4 Maison de santé et rayon d’optique prometteurs
François Miquey, installé à Valence (Drôme), a aussi le souci de ne pas mettre tous ses œufs dans le même panier. Il a porté et mené à son terme un projet de maison de santé, transféré en mai 2014 sa pharmacie à côté, ce qui a permis de redynamiser le quartier et d’attirer une nouvelle clientèle. Dans ses nouveaux locaux de 380 m2, il renforce son offre en orthopédie et en matériel médical et monte un rayon d’optique confié à un opticien diplômé, embauché à 35 heures. « La salle d’essayage pour l’orthopédie et la salle d’examen de vue ont été mutualisées sur un peu plus de 10 m2 tandis que l’espace réservé à la présentation des lunettes est de 25 m2 », décrit François Miquey.
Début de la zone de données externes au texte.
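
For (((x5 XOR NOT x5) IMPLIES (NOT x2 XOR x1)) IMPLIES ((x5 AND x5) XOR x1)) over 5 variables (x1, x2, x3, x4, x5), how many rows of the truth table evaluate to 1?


Formula: (((x5 XOR NOT x5) IMPLIES (NOT x2 XOR x1)) IMPLIES ((x5 AND x5) XOR x1)) over 5 vars (32 rows)
Evaluate each row (x1, x2, x3, x4, x5 as bits, MSB first):
  row 0 [00000]: (((0 XOR NOT 0) IMPLIES (NOT 0 XOR 0)) IMPLIES ((0 AND 0) XOR 0)) -> 0
  row 1 [00001]: (((1 XOR NOT 1) IMPLIES (NOT 0 XOR 0)) IMPLIES ((1 AND 1) XOR 0)) -> 1
  row 2 [00010]: (((0 XOR NOT 0) IMPLIES (NOT 0 XOR 0)) IMPLIES ((0 AND 0) XOR 0)) -> 0
  row 3 [00011]: (((1 XOR NOT 1) IMPLIES (NOT 0 XOR 0)) IMPLIES ((1 AND 1) XOR 0)) -> 1
  row 4 [00100]: (((0 XOR NOT 0) IMPLIES (NOT 0 XOR 0)) IMPLIES ((0 AND 0) XOR 0)) -> 0
  row 5 [00101]: (((1 XOR NOT 1) IMPLIES (NOT 0 XOR 0)) IMPLIES ((1 AND 1) XOR 0)) -> 1
  row 6 [00110]: (((0 XOR NOT 0) IMPLIES (NOT 0 XOR 0)) IMPLIES ((0 AND 0) XOR 0)) -> 0
  row 7 [00111]: (((1 XOR NOT 1) IMPLIES (NOT 0 XOR 0)) IMPLIES ((1 AND 1) XOR 0)) -> 1
  row 8 [01000]: (((0 XOR NOT 0) IMPLIES (NOT 1 XOR 0)) IMPLIES ((0 AND 0) XOR 0)) -> 1
  row 9 [01001]: (((1 XOR NOT 1) IMPLIES (NOT 1 XOR 0)) IMPLIES ((1 AND 1) XOR 0)) -> 1
  row 10 [01010]: (((0 XOR NOT 0) IMPLIES (NOT 1 XOR 0)) IMPLIES ((0 AND 0) XOR 0)) -> 1
  row 11 [01011]: (((1 XOR NOT 1) IMPLIES (NOT 1 XOR 0)) IMPLIES ((1 AND 1) XOR 0)) -> 1
  row 12 [01100]: (((0 XOR NOT 0) IMPLIES (NOT 1 XOR 0)) IMPLIES ((0 AND 0) XOR 0)) -> 1
  row 13 [01101]: (((1 XOR NOT 1) IMPLIES (NOT 1 XOR 0)) IMPLIES ((1 AND 1) XOR 0)) -> 1
  row 14 [01110]: (((0 XOR NOT 0) IMPLIES (NOT 1 XOR 0)) IMPLIES ((0 AND 0) XOR 0)) -> 1
  row 15 [01111]: (((1 XOR NOT 1) IMPLIES (NOT 1 XOR 0)) IMPLIES ((1 AND 1) XOR 0)) -> 1
  row 16 [10000]: (((0 XOR NOT 0) IMPLIES (NOT 0 XOR 1)) IMPLIES ((0 AND 0) XOR 1)) -> 1
  row 17 [10001]: (((1 XOR NOT 1) IMPLIES (NOT 0 XOR 1)) IMPLIES ((1 AND 1) XOR 1)) -> 1
  row 18 [10010]: (((0 XOR NOT 0) IMPLIES (NOT 0 XOR 1)) IMPLIES ((0 AND 0) XOR 1)) -> 1
  row 19 [10011]: (((1 XOR NOT 1) IMPLIES (NOT 0 XOR 1)) IMPLIES ((1 AND 1) XOR 1)) -> 1
  row 20 [10100]: (((0 XOR NOT 0) IMPLIES (NOT 0 XOR 1)) IMPLIES ((0 AND 0) XOR 1)) -> 1
  row 21 [10101]: (((1 XOR NOT 1) IMPLIES (NOT 0 XOR 1)) IMPLIES ((1 AND 1) XOR 1)) -> 1
  row 22 [10110]: (((0 XOR NOT 0) IMPLIES (NOT 0 XOR 1)) IMPLIES ((0 AND 0) XOR 1)) -> 1
  row 23 [10111]: (((1 XOR NOT 1) IMPLIES (NOT 0 XOR 1)) IMPLIES ((1 AND 1) XOR 1)) -> 1
  row 24 [11000]: (((0 XOR NOT 0) IMPLIES (NOT 1 XOR 1)) IMPLIES ((0 AND 0) XOR 1)) -> 1
  row 25 [11001]: (((1 XOR NOT 1) IMPLIES (NOT 1 XOR 1)) IMPLIES ((1 AND 1) XOR 1)) -> 0
  row 26 [11010]: (((0 XOR NOT 0) IMPLIES (NOT 1 XOR 1)) IMPLIES ((0 AND 0) XOR 1)) -> 1
  row 27 [11011]: (((1 XOR NOT 1) IMPLIES (NOT 1 XOR 1)) IMPLIES ((1 AND 1) XOR 1)) -> 0
  row 28 [11100]: (((0 XOR NOT 0) IMPLIES (NOT 1 XOR 1)) IMPLIES ((0 AND 0) XOR 1)) -> 1
  row 29 [11101]: (((1 XOR NOT 1) IMPLIES (NOT 1 XOR 1)) IMPLIES ((1 AND 1) XOR 1)) -> 0
  row 30 [11110]: (((0 XOR NOT 0) IMPLIES (NOT 1 XOR 1)) IMPLIES ((0 AND 0) XOR 1)) -> 1
  row 31 [11111]: (((1 XOR NOT 1) IMPLIES (NOT 1 XOR 1)) IMPLIES ((1 AND 1) XOR 1)) -> 0
Full result column, 8 rows per line (x1,x2 fixed per line; x3,x4,x5 runs 000..111 left to right):
  rows 0-7 [x1,x2=00]: 01010101  (ones: 4)
  rows 8-15 [x1,x2=01]: 11111111  (ones: 8)
  rows 16-23 [x1,x2=10]: 11111111  (ones: 8)
  rows 24-31 [x1,x2=11]: 10101010  (ones: 4)
Count of 1-rows = 4+8+8+4 = 24

24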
Autant de secteurs concurrencés mais qui néanmoins garantissent à ce pharmacien des marges confortables de 50 % sur l’optique et de 30 à 35 % sur l’orthopédie et la location de matériel médical.
Un an plus tard, les chiffres d’affaires de l’orthopédie (50 000 €) et du matériel médical (10 000 €) ont grimpé respectivement de 15 %. Pour le rayon d’optique, François Miquey devra encore patienter pour qu’il devienne rentable. « Le chiffre d’affaires est de 80 000 €, mais le point mort se situe à 100 000 € », précise-t-il.
Quant aux nouveaux modes de rémunération des pôles de santé, le butin est maigre : sur les 35 000 € versés à la maison de santé, une moitié est versée à la coordinatrice du pôle et l’autre moitié est à partager entre une quinzaine de professionnels de santé.